His name—just saying it—opened a channel of pain in her chest. She breathed herself away from it, afraid of the depth she might fall into, never to find her way out. She could be trapped in this hole in her heart, and if she feared anything, it was being trapped.
As if she was not trapped already. As if she had any good choices left.
The sense of someone in the room rather than any sound made her open her eyes. It was One Bird, alone.
“Where’s Jake?” Jaguar asked.
“Still pissed off. He’s gotta get over it.”
“I didn’t mean to—”
“Don’t worry about it. He don’t know everything. He just thinks he does. Besides, he’s gotta make the offering. We’ll start without him.” One Bird’s soft hand touched her face. “You’re pretty sick. You know that? Full of poison, and someone stealing your breath.”
“I know.” The sucking sensation in her chest wouldn’t go away.
“You been having dreams?”
Jaguar nodded. Dreams where she stood on the mesa and Alex stood with her. Where she stabbed him, and he fell. The inexplicable triumph in his eyes.

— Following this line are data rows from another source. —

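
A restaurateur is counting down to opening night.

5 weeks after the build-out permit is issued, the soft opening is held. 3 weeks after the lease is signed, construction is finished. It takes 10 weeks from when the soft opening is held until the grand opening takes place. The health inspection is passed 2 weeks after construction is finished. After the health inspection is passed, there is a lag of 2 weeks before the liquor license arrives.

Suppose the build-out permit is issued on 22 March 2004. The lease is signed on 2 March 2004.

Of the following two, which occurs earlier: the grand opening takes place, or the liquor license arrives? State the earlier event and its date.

The liquor license arrives — 20 April 2004

The build-out permit is issued: Mar 22, 2004.
The soft opening is held: Mar 22, 2004 + 5 weeks = Apr 26, 2004.
The grand opening takes place: Apr 26, 2004 + 10 weeks = Jul 5, 2004.
The lease is signed: Mar 2, 2004.
Construction is finished: Mar 2, 2004 + 3 weeks = Mar 23, 2004.
The health inspection is passed: Mar 23, 2004 + 2 weeks = Apr 6, 2004.
The liquor license arrives: Apr 6, 2004 + 2 weeks = Apr 20, 2004.
Comparing: the grand opening takes place on Jul 5, 2004 vs the liquor license arrives on Apr 20, 2004. Earlier: the liquor license arrives.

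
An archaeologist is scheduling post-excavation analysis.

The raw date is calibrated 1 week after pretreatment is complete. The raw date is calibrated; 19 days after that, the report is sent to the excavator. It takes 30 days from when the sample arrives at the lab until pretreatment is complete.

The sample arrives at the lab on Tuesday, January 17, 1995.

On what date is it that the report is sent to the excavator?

Tuesday, March 14, 1995

The sample arrives at the lab: Jan 17, 1995.
Pretreatment is complete: Jan 17, 1995 + 30 days = Feb 16, 1995.
The raw date is calibrated: Feb 16, 1995 + 1 week = Feb 23, 1995.
The report is sent to the excavator: Feb 23, 1995 + 19 days = Mar 14, 1995.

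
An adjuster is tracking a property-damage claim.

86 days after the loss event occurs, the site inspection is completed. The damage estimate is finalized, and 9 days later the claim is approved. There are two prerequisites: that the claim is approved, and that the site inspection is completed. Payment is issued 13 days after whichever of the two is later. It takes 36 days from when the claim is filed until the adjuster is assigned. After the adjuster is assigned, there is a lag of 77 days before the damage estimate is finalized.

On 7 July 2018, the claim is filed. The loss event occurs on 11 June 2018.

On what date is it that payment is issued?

19 November 2018

The claim is filed: Jul 7, 2018.
The adjuster is assigned: Jul 7, 2018 + 36 days = Aug 12, 2018.
The damage estimate is finalized: Aug 12, 2018 + 77 days = Oct 28, 2018.
The claim is approved: Oct 28, 2018 + 9 days = Nov 6, 2018.
The loss event occurs: Jun 11, 2018.
The site inspection is completed: Jun 11, 2018 + 86 days = Sep 5, 2018.
Both prerequisites met — the claim is approved (Nov 6, 2018), the site inspection is completed (Sep 5, 2018); the later is Nov 6, 2018.
Payment is issued: Nov 6, 2018 + 13 days = Nov 19, 2018.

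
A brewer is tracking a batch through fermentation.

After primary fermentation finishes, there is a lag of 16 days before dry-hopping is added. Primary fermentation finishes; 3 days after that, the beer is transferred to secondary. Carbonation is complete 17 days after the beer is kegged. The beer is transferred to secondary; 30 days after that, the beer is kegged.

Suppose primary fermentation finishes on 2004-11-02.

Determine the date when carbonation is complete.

Primary fermentation finishes: Nov 2, 2004.
The beer is transferred to secondary: Nov 2, 2004 + 3 days = Nov 5, 2004.
The beer is kegged: Nov 5, 2004 + 30 days = Dec 5, 2004.
Carbonation is complete: Dec 5, 2004 + 17 days = Dec 22, 2004.

2004-12-22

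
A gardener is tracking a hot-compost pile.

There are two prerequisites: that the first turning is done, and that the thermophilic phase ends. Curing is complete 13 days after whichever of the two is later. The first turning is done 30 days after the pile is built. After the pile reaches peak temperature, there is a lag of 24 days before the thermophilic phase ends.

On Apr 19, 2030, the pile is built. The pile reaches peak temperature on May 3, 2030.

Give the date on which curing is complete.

The pile is built: Apr 19, 2030.
The first turning is done: Apr 19, 2030 + 30 days = May 19, 2030.
The pile reaches peak temperature: May 3, 2030.
The thermophilic phase ends: May 3, 2030 + 24 days = May 27, 2030.
Both prerequisites met — the first turning is done (May 19, 2030), the thermophilic phase ends (May 27, 2030); the later is May 27, 2030.
Curing is complete: May 27, 2030 + 13 days = Jun 9, 2030.

Jun 9, 2030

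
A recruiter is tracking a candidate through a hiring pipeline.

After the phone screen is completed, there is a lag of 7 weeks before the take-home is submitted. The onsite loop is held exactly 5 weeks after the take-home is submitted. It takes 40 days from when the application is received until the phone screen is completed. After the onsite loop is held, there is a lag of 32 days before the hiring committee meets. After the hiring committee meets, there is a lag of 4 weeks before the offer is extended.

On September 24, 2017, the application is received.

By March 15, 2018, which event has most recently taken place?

The hiring committee meets

The application is received: Sep 24, 2017.
The phone screen is completed: Sep 24, 2017 + 40 days = Nov 3, 2017.
The take-home is submitted: Nov 3, 2017 + 7 weeks = Dec 22, 2017.
The onsite loop is held: Dec 22, 2017 + 5 weeks = Jan 26, 2018.
The hiring committee meets: Jan 26, 2018 + 32 days = Feb 27, 2018.
The offer is extended: Feb 27, 2018 + 4 weeks = Mar 27, 2018.
Mar 15, 2018 falls between when the hiring committee meets (Feb 27, 2018) and when the offer is extended (Mar 27, 2018).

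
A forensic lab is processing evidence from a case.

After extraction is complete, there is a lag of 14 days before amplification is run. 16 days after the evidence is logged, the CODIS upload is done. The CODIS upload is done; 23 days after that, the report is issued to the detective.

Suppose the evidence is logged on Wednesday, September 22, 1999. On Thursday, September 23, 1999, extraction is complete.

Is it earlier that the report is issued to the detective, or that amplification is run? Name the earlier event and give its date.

Amplification is run — Thursday, October 7, 1999

The evidence is logged: Sep 22, 1999.
The CODIS upload is done: Sep 22, 1999 + 16 days = Oct 8, 1999.
The report is issued to the detective: Oct 8, 1999 + 23 days = Oct 31, 1999.
Extraction is complete: Sep 23, 1999.
Amplification is run: Sep 23, 1999 + 14 days = Oct 7, 1999.
Comparing: the report is issued to the detective on Oct 31, 1999 vs amplification is run on Oct 7, 1999. Earlier: amplification is run.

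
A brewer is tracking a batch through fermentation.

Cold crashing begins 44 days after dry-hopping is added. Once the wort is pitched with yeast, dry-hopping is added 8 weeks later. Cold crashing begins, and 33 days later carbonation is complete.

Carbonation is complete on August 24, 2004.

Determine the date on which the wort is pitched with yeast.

April 13, 2004

Carbonation is complete: Aug 24, 2004.
Cold crashing begins: Aug 24, 2004 − 33 days = Jul 22, 2004.
Dry-hopping is added: Jul 22, 2004 − 44 days = Jun 8, 2004.
The wort is pitched with yeast: Jun 8, 2004 − 8 weeks = Apr 13, 2004.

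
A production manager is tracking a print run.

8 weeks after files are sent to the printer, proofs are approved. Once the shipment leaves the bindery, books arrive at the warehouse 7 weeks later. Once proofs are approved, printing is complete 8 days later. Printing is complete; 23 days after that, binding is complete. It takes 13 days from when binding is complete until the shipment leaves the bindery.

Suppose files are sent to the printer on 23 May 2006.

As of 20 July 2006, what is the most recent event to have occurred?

Proofs are approved

Files are sent to the printer: May 23, 2006.
Proofs are approved: May 23, 2006 + 8 weeks = Jul 18, 2006.
Printing is complete: Jul 18, 2006 + 8 days = Jul 26, 2006.
Binding is complete: Jul 26, 2006 + 23 days = Aug 18, 2006.
The shipment leaves the bindery: Aug 18, 2006 + 13 days = Aug 31, 2006.
Books arrive at the warehouse: Aug 31, 2006 + 7 weeks = Oct 19, 2006.
Jul 20, 2006 falls between when proofs are approved (Jul 18, 2006) and when printing is complete (Jul 26, 2006).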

One Bird grunted. She pressed her lips tight together and hummed to herself. Her hands moved over Jaguar’s face.
“You’re sick from grief, too,” she said, speaking more gently now.

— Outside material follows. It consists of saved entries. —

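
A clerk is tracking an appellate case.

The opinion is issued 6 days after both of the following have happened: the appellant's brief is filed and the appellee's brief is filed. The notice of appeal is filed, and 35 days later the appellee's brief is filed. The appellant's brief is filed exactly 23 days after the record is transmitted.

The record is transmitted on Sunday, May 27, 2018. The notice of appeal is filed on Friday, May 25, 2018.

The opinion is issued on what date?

Thursday, July 5, 2018

The record is transmitted: May 27, 2018.
The appellant's brief is filed: May 27, 2018 + 23 days = Jun 19, 2018.
The notice of appeal is filed: May 25, 2018.
The appellee's brief is filed: May 25, 2018 + 35 days = Jun 29, 2018.
Both prerequisites met — the appellant's brief is filed (Jun 19, 2018), the appellee's brief is filed (Jun 29, 2018); the later is Jun 29, 2018.
The opinion is issued: Jun 29, 2018 + 6 days = Jul 5, 2018.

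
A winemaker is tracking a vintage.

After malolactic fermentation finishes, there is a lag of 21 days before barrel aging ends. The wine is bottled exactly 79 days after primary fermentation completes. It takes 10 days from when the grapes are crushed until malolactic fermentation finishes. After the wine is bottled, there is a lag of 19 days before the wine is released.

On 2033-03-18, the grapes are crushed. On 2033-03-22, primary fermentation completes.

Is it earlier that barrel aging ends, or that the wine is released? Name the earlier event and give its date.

Barrel aging ends — 2033-04-18

The grapes are crushed: Mar 18, 2033.
Malolactic fermentation finishes: Mar 18, 2033 + 10 days = Mar 28, 2033.
Barrel aging ends: Mar 28, 2033 + 21 days = Apr 18, 2033.
Primary fermentation completes: Mar 22, 2033.
The wine is bottled: Mar 22, 2033 + 79 days = Jun 9, 2033.
The wine is released: Jun 9, 2033 + 19 days = Jun 28, 2033.
Comparing: barrel aging ends on Apr 18, 2033 vs the wine is released on Jun 28, 2033. Earlier: barrel aging ends.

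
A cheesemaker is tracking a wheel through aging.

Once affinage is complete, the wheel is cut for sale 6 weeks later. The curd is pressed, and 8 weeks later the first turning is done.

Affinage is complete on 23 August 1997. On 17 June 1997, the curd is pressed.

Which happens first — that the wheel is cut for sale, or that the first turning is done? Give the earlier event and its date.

Affinage is complete: Aug 23, 1997.
The wheel is cut for sale: Aug 23, 1997 + 6 weeks = Oct 4, 1997.
The curd is pressed: Jun 17, 1997.
The first turning is done: Jun 17, 1997 + 8 weeks = Aug 12, 1997.
Comparing: the wheel is cut for sale on Oct 4, 1997 vs the first turning is done on Aug 12, 1997. Earlier: the first turning is done.

The first turning is done — 12 August 1997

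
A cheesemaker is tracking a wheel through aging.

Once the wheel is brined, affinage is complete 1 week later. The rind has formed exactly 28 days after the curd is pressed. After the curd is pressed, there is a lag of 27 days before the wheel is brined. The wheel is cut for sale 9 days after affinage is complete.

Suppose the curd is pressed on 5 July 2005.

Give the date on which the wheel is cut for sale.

17 August 2005

The curd is pressed: Jul 5, 2005.
The wheel is brined: Jul 5, 2005 + 27 days = Aug 1, 2005.
Affinage is complete: Aug 1, 2005 + 1 week = Aug 8, 2005.
The wheel is cut for sale: Aug 8, 2005 + 9 days = Aug 17, 2005.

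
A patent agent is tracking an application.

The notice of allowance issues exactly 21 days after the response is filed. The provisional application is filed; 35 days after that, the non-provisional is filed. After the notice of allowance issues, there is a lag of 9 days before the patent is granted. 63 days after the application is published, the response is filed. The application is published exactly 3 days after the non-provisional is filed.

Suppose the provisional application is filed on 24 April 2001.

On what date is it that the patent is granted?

2 September 2001

The provisional application is filed: Apr 24, 2001.
The non-provisional is filed: Apr 24, 2001 + 35 days = May 29, 2001.
The application is published: May 29, 2001 + 3 days = Jun 1, 2001.
The response is filed: Jun 1, 2001 + 63 days = Aug 3, 2001.
The notice of allowance issues: Aug 3, 2001 + 21 days = Aug 24, 2001.
The patent is granted: Aug 24, 2001 + 9 days = Sep 2, 2001.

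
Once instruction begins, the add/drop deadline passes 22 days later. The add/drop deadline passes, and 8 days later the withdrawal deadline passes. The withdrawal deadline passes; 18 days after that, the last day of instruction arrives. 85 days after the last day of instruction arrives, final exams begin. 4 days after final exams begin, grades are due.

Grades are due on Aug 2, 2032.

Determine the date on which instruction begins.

Mar 18, 2032

Grades are due: Aug 2, 2032.
Final exams begin: Aug 2, 2032 − 4 days = Jul 29, 2032.
The last day of instruction arrives: Jul 29, 2032 − 85 days = May 5, 2032.
The withdrawal deadline passes: May 5, 2032 − 18 days = Apr 17, 2032.
The add/drop deadline passes: Apr 17, 2032 − 8 days = Apr 9, 2032.
Instruction begins: Apr 9, 2032 − 22 days = Mar 18, 2032.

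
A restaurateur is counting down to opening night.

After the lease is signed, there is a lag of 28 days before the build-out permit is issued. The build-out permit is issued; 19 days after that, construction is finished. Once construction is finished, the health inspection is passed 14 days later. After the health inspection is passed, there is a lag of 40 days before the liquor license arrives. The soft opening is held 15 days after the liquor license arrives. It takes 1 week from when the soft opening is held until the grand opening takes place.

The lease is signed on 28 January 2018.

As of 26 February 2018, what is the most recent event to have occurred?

The build-out permit is issued

The lease is signed: Jan 28, 2018.
The build-out permit is issued: Jan 28, 2018 + 28 days = Feb 25, 2018.
Construction is finished: Feb 25, 2018 + 19 days = Mar 16, 2018.
The health inspection is passed: Mar 16, 2018 + 14 days = Mar 30, 2018.
The liquor license arrives: Mar 30, 2018 + 40 days = May 9, 2018.
The soft opening is held: May 9, 2018 + 15 days = May 24, 2018.
The grand opening takes place: May 24, 2018 + 1 week = May 31, 2018.
Feb 26, 2018 falls between when the build-out permit is issued (Feb 25, 2018) and when construction is finished (Mar 16, 2018).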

“From Daro and Clara,” Jaguar whispered, and felt the throbbing of pain.
“More than that.” One Bird pressed a finger to her jaw. Jaguar winced at the touch.

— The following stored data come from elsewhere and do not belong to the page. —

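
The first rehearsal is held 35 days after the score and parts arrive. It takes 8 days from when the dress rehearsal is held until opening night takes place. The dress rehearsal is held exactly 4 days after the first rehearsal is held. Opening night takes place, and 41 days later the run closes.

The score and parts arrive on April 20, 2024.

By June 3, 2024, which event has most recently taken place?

The dress rehearsal is held

The score and parts arrive: Apr 20, 2024.
The first rehearsal is held: Apr 20, 2024 + 35 days = May 25, 2024.
The dress rehearsal is held: May 25, 2024 + 4 days = May 29, 2024.
Opening night takes place: May 29, 2024 + 8 days = Jun 6, 2024.
The run closes: Jun 6, 2024 + 41 days = Jul 17, 2024.
Jun 3, 2024 falls between when the dress rehearsal is held (May 29, 2024) and when opening night takes place (Jun 6, 2024).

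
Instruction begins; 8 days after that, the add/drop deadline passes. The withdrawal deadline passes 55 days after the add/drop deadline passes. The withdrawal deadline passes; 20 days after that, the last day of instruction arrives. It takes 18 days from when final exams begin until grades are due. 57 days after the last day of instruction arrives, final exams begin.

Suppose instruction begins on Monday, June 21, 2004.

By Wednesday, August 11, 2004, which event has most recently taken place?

The add/drop deadline passes

Instruction begins: Jun 21, 2004.
The add/drop deadline passes: Jun 21, 2004 + 8 days = Jun 29, 2004.
The withdrawal deadline passes: Jun 29, 2004 + 55 days = Aug 23, 2004.
The last day of instruction arrives: Aug 23, 2004 + 20 days = Sep 12, 2004.
Final exams begin: Sep 12, 2004 + 57 days = Nov 8, 2004.
Grades are due: Nov 8, 2004 + 18 days = Nov 26, 2004.
Aug 11, 2004 falls between when the add/drop deadline passes (Jun 29, 2004) and when the withdrawal deadline passes (Aug 23, 2004).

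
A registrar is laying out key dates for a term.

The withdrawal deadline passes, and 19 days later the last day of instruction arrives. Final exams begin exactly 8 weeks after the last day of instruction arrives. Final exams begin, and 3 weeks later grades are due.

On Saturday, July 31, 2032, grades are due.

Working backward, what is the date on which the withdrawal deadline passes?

Grades are due: Jul 31, 2032.
Final exams begin: Jul 31, 2032 − 3 weeks = Jul 10, 2032.
The last day of instruction arrives: Jul 10, 2032 − 8 weeks = May 15, 2032.
The withdrawal deadline passes: May 15, 2032 − 19 days = Apr 26, 2032.

Monday, April 26, 2032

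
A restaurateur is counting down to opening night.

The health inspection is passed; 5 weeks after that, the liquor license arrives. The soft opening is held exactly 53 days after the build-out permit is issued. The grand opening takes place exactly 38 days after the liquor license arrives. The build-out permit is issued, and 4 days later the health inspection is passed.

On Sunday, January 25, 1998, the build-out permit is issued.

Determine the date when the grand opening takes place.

Sunday, April 12, 1998

The build-out permit is issued: Jan 25, 1998.
The health inspection is passed: Jan 25, 1998 + 4 days = Jan 29, 1998.
The liquor license arrives: Jan 29, 1998 + 5 weeks = Mar 5, 1998.
The grand opening takes place: Mar 5, 1998 + 38 days = Apr 12, 1998.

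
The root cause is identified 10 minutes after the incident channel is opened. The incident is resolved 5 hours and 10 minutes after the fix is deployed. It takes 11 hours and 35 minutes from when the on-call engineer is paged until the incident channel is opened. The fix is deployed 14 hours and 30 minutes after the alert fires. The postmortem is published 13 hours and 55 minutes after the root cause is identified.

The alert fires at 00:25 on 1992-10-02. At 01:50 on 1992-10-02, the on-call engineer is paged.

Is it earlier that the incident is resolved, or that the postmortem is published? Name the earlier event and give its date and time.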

“He wants me to become him,” she said. “To—to be his.”
One Bird shook her head. “Doing what he wants won’t work.”
“Then maybe if I let him feed off me, he’ll change.”
“No.”
“He says—”
“He lies.”
Simple, and clear. He lies. Becoming him would save no one, and giving herself to his feeding frenzy wouldn’t change him. She was relieved and disappointed simultaneously. A part of her hoped her sacrifice would somehow redeem what happened to her grandparents, to Daro, to Clara. And in a stolen moment between willing sacrifice and death, she might allow herself to feel love, something he’d taken from her long ago.
At this thought, a wave of sorrow moved into her and stuck around.
“There,” One Bird said. “That’s what else you’re grieving. Like a river in you. An old river.”
A hand moved from her head to her throat. She choked as it tracked the course of
her despair.
“You don’t understand. I have to—I have to figure out what to do. There’s no time for this.”
“We have to get the poison out first,” One Bird said patiently. “You’re no good to anybody until we do.”
Jaguar shook her head. No. This was too much. She couldn’t.
You have to. Breathe, One Bird commanded. Open.
Jaguar had years of trusting that voice. She complied. Her awareness lowered through her throat, to her chest, past her heart and into her belly. It lingered there, sensing darkness and—something else. A thin thread connecting back to her heart.
One Bird began to sing, her hand hovering over Jaguar’s body as her awareness traveled the road of her spine, clearing out cobwebs of fierce guardedness and whatever else she thought kept her safe. Jaguar felt new toxins and old energies breaking up, passing through and out of her as she breathed deeply and slowly.
Stay open.
Her awareness moved back up into her head like wind circling inside her, clearing out the dust. Then, back down through her throat and into her chest, to her heart.
Her heart.
One Bird’s hand lingered here, letting Jaguar feel what lived there.
Hurt. It hurts. Can’t breathe.
Through the pain she sensed One Bird’s impatience. She knew better than to turn her face away from the truth.
Don’t struggle. Just fall. Let yourself fall.
She turned to her grief as if she loved it, as if the slow light, resonant and soft, would carry her away away away from herself. But it didn’t. It only turned her back to this trap she called a hole in her heart.
I don’t want to feel this.
It’s yours, Jaguar. It’s just you.
It’s awful.
One Bird laughed softly.
No. It’s all there is in the whole world, and it’s you. Own it.